Nelson Zuinglius (or "Zwinglius") Graves (1849–1930) was an American businessman, best known for his role in developing Cape May, New Jersey.

Early life
Graves was born August 24, 1849 in Clinton, North Carolina; his father was Luke C. Graves, principal of the Clinton Female Institute. Graves was named after his uncle, a minister who ran a similar school for girls in Warrenton, North Carolina. After attending Davidson College in North Carolina for a time, Graves graduated from Middlebury College in Middlebury, Vermont in 1868 and was at first employed as a professor of languages in Maryland. He later took classes at Columbia Law School, but then went into business.

Business career
Around 1882 Graves began to manufacture varnish and japan, and in 1888 he incorporated the N. Z. Graves Company in Philadelphia, which manufactured varnish, japan, and pigments. Other ventures included the Camden White Lead Works and lead mines at Tecopa, California. By 1906, Graves was wealthy enough that when the Presbyterian church that he had attended in North Carolina as a young man burnt down, he donated a new church building to the congregation, named after his father.

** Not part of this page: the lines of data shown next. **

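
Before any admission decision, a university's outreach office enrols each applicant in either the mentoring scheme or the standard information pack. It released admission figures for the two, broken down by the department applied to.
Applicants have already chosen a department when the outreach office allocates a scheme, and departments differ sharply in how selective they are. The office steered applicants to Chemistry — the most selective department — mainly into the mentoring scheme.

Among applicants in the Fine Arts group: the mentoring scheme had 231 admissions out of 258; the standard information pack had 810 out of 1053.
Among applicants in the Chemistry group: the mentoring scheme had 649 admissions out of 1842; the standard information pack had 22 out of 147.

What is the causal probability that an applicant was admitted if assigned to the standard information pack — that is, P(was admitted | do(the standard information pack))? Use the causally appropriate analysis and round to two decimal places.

0.40

Since department is a pre-existing factor (not a product of the outreach scheme) and it affects the outcome on its own, it is a confounder. The stratified rates, not the pooled rate, identify the causal effect.
Standardising the standard information pack to the population department mix: 0.397·810/1053 + 0.603·22/147 = 0.396.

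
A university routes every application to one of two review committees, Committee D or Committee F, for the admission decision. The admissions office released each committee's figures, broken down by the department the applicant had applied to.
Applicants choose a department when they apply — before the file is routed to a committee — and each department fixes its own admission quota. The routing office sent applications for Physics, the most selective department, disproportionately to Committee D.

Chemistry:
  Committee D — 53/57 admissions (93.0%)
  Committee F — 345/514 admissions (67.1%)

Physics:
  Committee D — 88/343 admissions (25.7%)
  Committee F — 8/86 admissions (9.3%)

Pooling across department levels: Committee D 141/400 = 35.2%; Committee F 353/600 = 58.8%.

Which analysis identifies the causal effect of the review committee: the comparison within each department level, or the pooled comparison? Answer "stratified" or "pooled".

Committee D is higher inside every department stratum but Committee F is higher in aggregate. Whether to stratify depends on how department relates to the review committee.
Here department is a common cause — it drives both which review committee a case falls under and the outcome. The crude comparison mixes populations; the stratum-specific rates are the causally relevant ones.
Within each level — Chemistry: 93.0% vs 67.1%; Physics: 25.7% vs 9.3% — Committee D is higher every time.

stratified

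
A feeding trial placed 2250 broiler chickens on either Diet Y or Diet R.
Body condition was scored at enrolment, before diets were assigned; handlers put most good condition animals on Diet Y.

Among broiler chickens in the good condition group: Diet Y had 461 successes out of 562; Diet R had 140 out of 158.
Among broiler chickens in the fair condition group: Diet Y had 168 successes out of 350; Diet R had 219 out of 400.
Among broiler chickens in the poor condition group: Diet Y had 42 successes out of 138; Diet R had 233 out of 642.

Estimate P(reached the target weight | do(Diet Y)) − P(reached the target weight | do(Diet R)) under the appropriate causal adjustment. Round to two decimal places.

-0.06

The imbalance in starting body condition arose from how broiler chickens were allocated, not from anything the diet did; and starting body condition independently affects the outcome. The pooled gap is confounded — condition on starting body condition.
Adjusting over the population distribution of starting body condition: 0.320·(0.820−0.886) + 0.333·(0.480−0.547) + 0.347·(0.304−0.363) = -0.064.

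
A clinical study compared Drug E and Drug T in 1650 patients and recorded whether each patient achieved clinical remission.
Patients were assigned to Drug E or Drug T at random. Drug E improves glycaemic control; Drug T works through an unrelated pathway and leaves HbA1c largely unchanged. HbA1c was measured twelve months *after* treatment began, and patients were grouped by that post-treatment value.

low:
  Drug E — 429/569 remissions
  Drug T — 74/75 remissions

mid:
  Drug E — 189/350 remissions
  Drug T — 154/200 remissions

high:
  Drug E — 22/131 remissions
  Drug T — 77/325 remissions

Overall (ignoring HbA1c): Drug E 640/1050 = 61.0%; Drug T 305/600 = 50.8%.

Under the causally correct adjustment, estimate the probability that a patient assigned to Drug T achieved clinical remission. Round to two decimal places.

The HbA1c-specific comparison favours Drug T throughout, but the pooled figures favour Drug E. The question is whether to condition on HbA1c.
HbA1c is downstream of the drug. One should not condition on a consequence of treatment, so the overall rates are the right comparison.
So P(outcome | do(Drug T)) is just the pooled rate for Drug T: 305/600 = 0.508.

0.51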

In 1897 Graves purchased a vacation "cottage" in Cape May, New Jersey. In 1910 a consortium led by Graves purchased the local power company. In 1911 Graves took over the Cape May Real Estate Company, a financially troubled effort to develop a resort community there. The Hotel Cape May had opened in 1908 but had not been successful enough to pay back its enormous construction cost overruns, and lots nearby were largely unsold. Graves built a home in the southwestern Mission style there, which is now an inn. He also opened an amusement park and casino named the Fun Factory there in 1912; by 1917 it was closed and sold to the United States Coast Guard and is today the United States Coast Guard Training Center Cape May. Graves also controlled the Cape May, Delaware Bay, and Sewell's Point Railroad, a shortline railroad which brought passengers and freight into Cape May. He founded a large farming operation called the Cape May Farmstead to provide high quality produce, eggs, and milk to the hotel and for sale. By 1915 Graves was forced to declare bankruptcy, although he was able to refinance his operations and regain control of most of his business empire several years later. He continued to advance the company's projects as late as 1922, arranging the dredging of Cape May harbor. An obituary referred to Graves as "the father of Cape May" for his role in developing the area.

Family and death
Graves married Ida C. Johnson (1850-1939) in 1874; their children were Nelson Z. Graves, Jr. (1880-1918), Ferdinand J. Graves (1875-1941), and Lottie Graves. Nelson Jr. played international cricket in his younger years and helped run the family business, but he died young of meningitis. Ferdinand was also involved in the family business.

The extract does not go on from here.